Un error a la hora de abordar el problema de la obesidad, por parte del médico o del paciente, puede hacer que se utilicen de forma inadecuada las pastillas para adelgazar y los tranquilizantes. La exigencia de resultados inmediatos, o la frustración por la falta de éstos, puede llevarnos a la adicción a estas sustancias, con resultados lamentables.

El consumo de ciertas sustancias, como las indicadas en el título de este artículo, puede producir adicción. En un primera etapa se produce tolerancia, y es necesario ir aumentando la dosis para obtener los mismos efectos. Esta tolerancia es indicio de una alteración metabólica, consecuencia de un consumo crónico ante el que intenta defenderse el organismo.
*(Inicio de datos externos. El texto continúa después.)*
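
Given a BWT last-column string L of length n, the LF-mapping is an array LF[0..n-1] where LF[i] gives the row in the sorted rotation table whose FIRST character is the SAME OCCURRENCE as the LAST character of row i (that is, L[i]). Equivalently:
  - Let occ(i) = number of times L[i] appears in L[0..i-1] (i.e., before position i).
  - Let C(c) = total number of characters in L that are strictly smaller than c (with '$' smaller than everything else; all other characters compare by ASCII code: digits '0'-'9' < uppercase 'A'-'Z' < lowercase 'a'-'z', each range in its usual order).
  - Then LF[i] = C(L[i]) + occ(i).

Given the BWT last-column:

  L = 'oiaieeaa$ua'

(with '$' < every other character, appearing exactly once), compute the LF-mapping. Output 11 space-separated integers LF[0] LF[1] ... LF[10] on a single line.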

Posteriormente, se llega a la adicción. El consumo de la sustancia es ya imprescindible, y su interrupción abrupta produce un cuadro con los efectos contrarios a los que se buscaron con la administración del medicamento: si son tranquilizantes, ansiedad; si pastillas para adelgazar, apetito incontrolable. Se ha llegado entonces a la dependencia física y psicológica de la sustancia, y hay que abordar de inmediato el doloroso proceso de deshabituación, o los resultados pueden ser lamentables.

Los anorexígenos son drogas que actúan sobre el sistema nervioso central y producen una disminución del apetito y la ansiedad. En ocasiones se combinan con tranquilizantes para calmar la angustia que produce en el paciente su propia obesidad y la falta de resultados, en su caso, del régimen o el ejercicio. Pero, como hemos indicado, ambas sustancias pueden producir adicción, por lo que su administración debe hacerse con prudencia. Realmente, están indicadas en muy pocos casos.

Deben prescribirse por médicos especialistas, tras una cuidadosa evaluación del paciente, y casi siempre como apoyo a un régimen y un ejercicio adecuados. Lo básico debe ser el esfuerzo diario, y no la sustancia. Se intentará la mínima dosis posible, repartida convenientemente a lo largo del día. Es recomendable un diagnóstico psicológico previo del paciente, para comprobar que no requiere psicoterapia y está en condiciones de tomar el medicamento.

También es fundamental hacer un seguimiento del paciente y ver su evolución, pues el consumo de estas pastillas no debe ser indefinido. La medicación debe prescribirse de forma decreciente y escalonada, y nunca suprimirla de golpe. Hay que vigilar los efectos "rebote" y comprobar que se baja de peso de forma paulatina y continua, a la vez que se van modificando los hábitos. Una vez alcanzado el objetivo, que debe ser razonable, no debe bajarse la guardia, y centrar el esfuerzo en mantenerlo.